At a time when Australia’s defence forces are being stretched to breaking point by savage budget cuts, the increased problems of border security, delays to vital defence acquisitions and the growth of military forces in other parts of our region, the Defence Minister Stephen Smith has again taken the axe to his own department.
Mr Smith has foreshadowed that the cost of a tribunal into sexual, physical and mental abuse in the defence forces, and a compensation scheme for victims going back decades, would be met out of the existing defence budget.
For loyal, hard-working defence personnel who are willing to put their lives on the line for their country, to be told that these costs would be met from the existing defence budget is both unfair and utterly demoralising.
To be told, “If any organisation sees on its watch inappropriate or bad conduct, in the end there is a price to pay”, was positively insulting.
This is just the latest episode in Mr Smith’s counter-productive attempt to change defence culture by penalising the innocent.
It was only a few months ago that the secretary of the Defence Department, Duncan Lewis, a former senior army officer, resigned from his post after just a year in the job, without any plausible explanation.
But the deputy leader of the Opposition, Julie Bishop, said the departure of Mr Lewis was another blow to defence force morale and described suggestions he resigned over budget cuts as “deeply concerning”. “This … minister is at war with the defence department,” she said.
Earlier, Mr Smith had fumbled the misconduct by junior cadets at the Australian Defence Force Academy by effectively sacking its head, Commandant Bruce Kafer. When an independent inquiry found that Kafer had behaved properly, Smith could not bring himself to admit to his mistake, nor to apologise to Kafer on his reinstatement.
Earlier still, Mr Smith, in a petty display of petulance towards the leadership of the defence forces, delayed inordinately the appointments of new Chief of the Defence Force General David Hurley and the service chiefs.

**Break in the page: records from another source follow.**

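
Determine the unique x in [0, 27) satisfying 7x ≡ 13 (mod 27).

25

7⁻¹ ≡ 4 (mod 27) because 7·4 = 28 = 1·27 + 1.
Multiplying both sides by 4: x ≡ 4·13 = 52 ≡ 25 (mod 27).
Check: 7·25 = 175 = 6·27 + 13.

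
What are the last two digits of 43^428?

01

By repeated squaring mod 100: 43^1≡43, 43^2≡49, 43^4≡1, 43^8≡1, 43^16≡1, 43^32≡1, 43^64≡1, 43^128≡1, 43^256≡1.
428 = 4 + 8 + 32 + 128 + 256, so 43^428 ≡ 1·1·1·1·1 ≡ 1 (mod 100).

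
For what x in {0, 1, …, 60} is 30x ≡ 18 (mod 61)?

25

The inverse of 30 mod 61 is 59 (since 30·59 = 1770 ≡ 1).
So x ≡ 59·18 = 1062 ≡ 25 (mod 61).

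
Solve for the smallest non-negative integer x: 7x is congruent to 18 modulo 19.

The inverse of 7 mod 19 is 11 (since 7·11 = 77 ≡ 1).
Multiplying both sides by 11: x ≡ 11·18 = 198 ≡ 8 (mod 19).
Check: 7·8 = 56 = 2·19 + 18.

8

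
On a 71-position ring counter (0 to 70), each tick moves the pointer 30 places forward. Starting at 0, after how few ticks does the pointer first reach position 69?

The inverse of 30 mod 71 is 45 (since 30·45 = 1350 ≡ 1).
So x ≡ 45·69 = 3105 ≡ 52 (mod 71).

52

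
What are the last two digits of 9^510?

By repeated squaring mod 100: 9^1≡9, 9^2≡81, 9^4≡61, 9^8≡21, 9^16≡41, 9^32≡81, 9^64≡61, 9^128≡21, 9^256≡41.
Since 510 = 2 + 4 + 8 + 16 + 32 + 64 + 128 + 256 in binary, 9^510 ≡ 81·61·21·41·81·61·21·41 ≡ 1 (mod 100).

01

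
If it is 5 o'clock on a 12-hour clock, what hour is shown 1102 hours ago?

7

1102 − 91·12 = 10, so 1102 ≡ 10 (mod 12).
5 − 10 → 7 on a 12-hour dial.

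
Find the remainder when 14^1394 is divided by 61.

Successive squares of 14 mod 61: 14^1≡14, 14^2≡13, 14^4≡47, 14^8≡13, 14^16≡47, 14^32≡13, 14^64≡47, 14^128≡13, 14^256≡47, 14^512≡13, 14^1024≡47.
Since 1394 = 2 + 16 + 32 + 64 + 256 + 1024 in binary, 14^1394 ≡ 13·47·13·47·47·47 ≡ 13 (mod 61).

13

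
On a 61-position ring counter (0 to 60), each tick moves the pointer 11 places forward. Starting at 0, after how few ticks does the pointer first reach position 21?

11⁻¹ ≡ 50 (mod 61) because 11·50 = 550 = 9·61 + 1.
So x ≡ 50·21 = 1050 ≡ 13 (mod 61).

13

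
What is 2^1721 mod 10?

2

Last digits of 2^n: 2, 4, 8, 6 (period 4).
1721 mod 4 = 1, so the last digit matches 2^1 = 2.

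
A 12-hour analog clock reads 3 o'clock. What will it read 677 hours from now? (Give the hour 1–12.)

Dividing 677 by 12 gives quotient 56 and remainder 5.
3 + 5 → 8 on a 12-hour dial.

8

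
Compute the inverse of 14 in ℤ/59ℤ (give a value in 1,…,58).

14·38 = 532 = 9·59 + 1, so 14⁻¹ ≡ 38 (mod 59).

38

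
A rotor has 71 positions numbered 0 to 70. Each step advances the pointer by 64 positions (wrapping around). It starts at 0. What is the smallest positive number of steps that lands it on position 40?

45

64⁻¹ ≡ 10 (mod 71) because 64·10 = 640 = 9·71 + 1.
So x ≡ 10·40 = 400 ≡ 45 (mod 71).
Check: 64·45 = 2880 = 40·71 + 40.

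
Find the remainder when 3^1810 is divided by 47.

By repeated squaring mod 47: 3^1≡3, 3^2≡9, 3^4≡34, 3^8≡28, 3^16≡32, 3^32≡37, 3^64≡6, 3^128≡36, 3^256≡27, 3^512≡24, 3^1024≡12.
1810 = 2 + 16 + 256 + 512 + 1024, so 3^1810 ≡ 9·32·27·24·12 ≡ 32 (mod 47).

32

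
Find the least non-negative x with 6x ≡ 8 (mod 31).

The inverse of 6 mod 31 is 26 (since 6·26 = 156 ≡ 1).
Multiplying both sides by 26: x ≡ 26·8 = 208 ≡ 22 (mod 31).

22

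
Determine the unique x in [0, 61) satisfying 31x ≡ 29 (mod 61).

58

31⁻¹ ≡ 2 (mod 61) because 31·2 = 62 = 1·61 + 1.
Multiplying both sides by 2: x ≡ 2·29 = 58 ≡ 58 (mod 61).
Check: 31·58 = 1798 = 29·61 + 29.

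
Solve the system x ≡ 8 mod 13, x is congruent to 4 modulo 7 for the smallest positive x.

60

Since 7·2 ≡ 1 (mod 13), take x = 4 + 7·((8−4)·2 mod 13) = 4 + 7·8 = 60.
Check: 60 mod 13 = 8, 60 mod 7 = 4.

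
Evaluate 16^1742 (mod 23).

By repeated squaring mod 23: 16^1≡16, 16^2≡3, 16^4≡9, 16^8≡12, 16^16≡6, 16^32≡13, 16^64≡8, 16^128≡18, 16^256≡2, 16^512≡4, 16^1024≡16.
Since 1742 = 2 + 4 + 8 + 64 + 128 + 512 + 1024 in binary, 16^1742 ≡ 3·9·12·8·18·4·16 ≡ 9 (mod 23).

9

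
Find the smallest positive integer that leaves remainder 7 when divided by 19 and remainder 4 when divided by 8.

x ≡ 4 (mod 8) gives x ∈ {4, 12, 20, 28, 36, 44, 52, 60, …}.
The first of these with x mod 19 = 7 is 140.

140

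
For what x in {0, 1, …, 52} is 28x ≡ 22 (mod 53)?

50

The inverse of 28 mod 53 is 36 (since 28·36 = 1008 ≡ 1).
So x ≡ 36·22 = 792 ≡ 50 (mod 53).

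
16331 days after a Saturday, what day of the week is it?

16331 − 2333·7 = 0, so 16331 ≡ 0 (mod 7).
Saturday + 0 days → Saturday.

Saturday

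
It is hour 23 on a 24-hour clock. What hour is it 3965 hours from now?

4

3965 = 165·24 + 5, so 3965 mod 24 = 5.
(23 + 5) mod 24 = 4.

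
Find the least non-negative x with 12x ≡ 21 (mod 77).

21

12⁻¹ ≡ 45 (mod 77) because 12·45 = 540 = 7·77 + 1.
So x ≡ 45·21 = 945 ≡ 21 (mod 77).
Check: 12·21 = 252 = 3·77 + 21.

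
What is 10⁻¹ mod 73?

10·22 = 220 = 3·73 + 1, so 10⁻¹ ≡ 22 (mod 73).

22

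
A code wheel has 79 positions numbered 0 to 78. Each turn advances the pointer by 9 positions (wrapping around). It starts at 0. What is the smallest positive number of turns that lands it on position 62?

9⁻¹ ≡ 44 (mod 79) because 9·44 = 396 = 5·79 + 1.
Multiplying both sides by 44: x ≡ 44·62 = 2728 ≡ 42 (mod 79).

42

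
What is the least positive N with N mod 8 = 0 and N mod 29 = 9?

x ≡ 0 (mod 8) gives x ∈ {0, 8, 16, 24, 32, 40, 48, 56, …}.
The first of these with x mod 29 = 9 is 96.

96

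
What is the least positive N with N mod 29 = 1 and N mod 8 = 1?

x ≡ 1 (mod 8) gives x ∈ {1}.
The first of these with x mod 29 = 1 is 1.

1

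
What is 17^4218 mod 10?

The units digit of 17^n cycles with period 4: 7, 9, 3, 1, …
4218 leaves remainder 2 on division by 4, so 17^4218 ends in 9.

9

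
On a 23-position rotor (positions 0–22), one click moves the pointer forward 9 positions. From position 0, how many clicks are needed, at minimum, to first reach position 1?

18

9·18 = 162 = 7·23 + 1, so 9⁻¹ ≡ 18 (mod 23).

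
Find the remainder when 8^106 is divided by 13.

Successive squares of 8 mod 13: 8^1≡8, 8^2≡12, 8^4≡1, 8^8≡1, 8^16≡1, 8^32≡1, 8^64≡1.
106 = 2 + 8 + 32 + 64, so 8^106 ≡ 12·1·1·1 ≡ 12 (mod 13).

12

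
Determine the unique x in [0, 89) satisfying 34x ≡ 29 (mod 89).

34⁻¹ ≡ 55 (mod 89) because 34·55 = 1870 = 21·89 + 1.
Multiplying both sides by 55: x ≡ 55·29 = 1595 ≡ 82 (mod 89).

82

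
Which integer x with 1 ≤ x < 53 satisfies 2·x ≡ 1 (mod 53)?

27

53 = 26·2 + 1
2 = 2·1 + 0
Back-substituting gives 2·27 ≡ 1 (mod 53).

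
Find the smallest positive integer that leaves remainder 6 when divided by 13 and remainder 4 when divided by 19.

175

x ≡ 6 (mod 13) gives x ∈ {6, 19, 32, 45, 58, 71, 84, 97, …}.
The first of these with x mod 19 = 4 is 175.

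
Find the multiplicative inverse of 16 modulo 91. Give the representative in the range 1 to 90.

91 = 5·16 + 11
16 = 1·11 + 5
11 = 2·5 + 1
5 = 5·1 + 0
Back-substituting gives 16·74 ≡ 1 (mod 91).

74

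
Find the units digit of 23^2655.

7

Powers of 3 mod 10 repeat with period 4: 3, 9, 7, 1.
2655 mod 4 = 3, so the last digit matches 3^3 = 7.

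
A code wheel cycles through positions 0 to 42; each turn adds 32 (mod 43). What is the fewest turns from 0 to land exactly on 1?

39

32·39 = 1248 = 29·43 + 1, so 32⁻¹ ≡ 39 (mod 43).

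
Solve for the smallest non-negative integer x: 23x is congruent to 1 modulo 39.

17

The inverse of 23 mod 39 is 17 (since 23·17 = 391 ≡ 1).
So x ≡ 17·1 = 17 ≡ 17 (mod 39).
Check: 23·17 = 391 = 10·39 + 1.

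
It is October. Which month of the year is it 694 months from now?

Dividing 694 by 12 gives quotient 57 and remainder 10.
October + 10 months → August.

August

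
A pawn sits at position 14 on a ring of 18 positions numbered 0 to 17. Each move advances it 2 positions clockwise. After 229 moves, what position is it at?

229·2 = 458.
Dividing 458 by 18 gives quotient 25 and remainder 8.
(14 + 8) mod 18 = 4.

4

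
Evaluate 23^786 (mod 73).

Successive squares of 23 mod 73: 23^1≡23, 23^2≡18, 23^4≡32, 23^8≡2, 23^16≡4, 23^32≡16, 23^64≡37, 23^128≡55, 23^256≡32, 23^512≡2.
786 = 2 + 16 + 256 + 512, so 23^786 ≡ 18·4·32·2 ≡ 9 (mod 73).

9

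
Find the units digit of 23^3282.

Last digits of 3^n: 3, 9, 7, 1 (period 4).
3282 mod 4 = 2, so the last digit matches 3^2 = 9.

9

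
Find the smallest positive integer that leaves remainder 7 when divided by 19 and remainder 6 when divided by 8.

Since 8·12 ≡ 1 (mod 19), take x = 6 + 8·((7−6)·12 mod 19) = 6 + 8·12 = 102.
Check: 102 mod 19 = 7, 102 mod 8 = 6.

102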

What really exercises the minister’s imagination is his determination to “reform” defence culture, by which he means opening up combat roles to women and accelerating the promotion of women to senior positions in the defence forces.
An inevitable consequence of these policies, particularly on naval vessels where women are now deployed, has been the growth of a vile culture of sexual exploitation of women.
There is a need for a continued effort by both civilians and the military to counter a culture of brutality in the defence forces, where people are being trained to kill.
But it requires a constant effort to cultivate a culture of courage and respect for one’s mates, with the co-operation of the defence chiefs, not the imposition of the feminist agenda on the defence forces — as Mr Smith has done.
It is no secret that, after the fall of Kevin Rudd as prime minister, Stephen Smith would have much preferred to continue as foreign minister, or even serve as attorney-general, rather than become defence minister. His appointment as defence minister in 2010 followed the coup against Mr Rudd, and Julia Gillard’s need to appoint Mr Rudd as foreign minister.
The position of attorney-general went to a colleague of Gillard’s, Nicola Roxon.
Defence inevitably suffered. The 2009 Defence White Paper called for 12 long-range submarines, 100 Joint Strike Fighters, three air warfare destroyers, two big amphibious ships and a slightly bigger, better-equipped army.
It envisaged that Australia needed to protect its own sea-lanes and deploy its forces in conditions similar to those in Afghanistan and East Timor, or in local conflict situations where the great powers might not become involved.
All this has now been effectively mothballed if not abandoned as a result of the government’s budget cuts and its determination to produce a budget surplus in May next year.
Having previously shown little if any interest in defence issues, Smith set about implementing the ALP’s agenda of cutting defence spending and imposing the ALP’s social agenda on the defence forces, to the applause of the left — particularly in the media — and with the approval of the Prime Minister.
It may well be that Stephen Smith’s actions as defence minister have served well his ambitions; but their effects have been extremely damaging to the armed forces. He has spread demoralisation among people who are seriously committed to the defence of Australia, and caused a collapse in support for the civilian leadership of the defence force.
While Julia Gillard remains Prime Minister and Mr Smith is defence minister, these issues will remain unresolved. Only a new government can deal with these issues.
Peter Westmore is national president of the National Civic Council.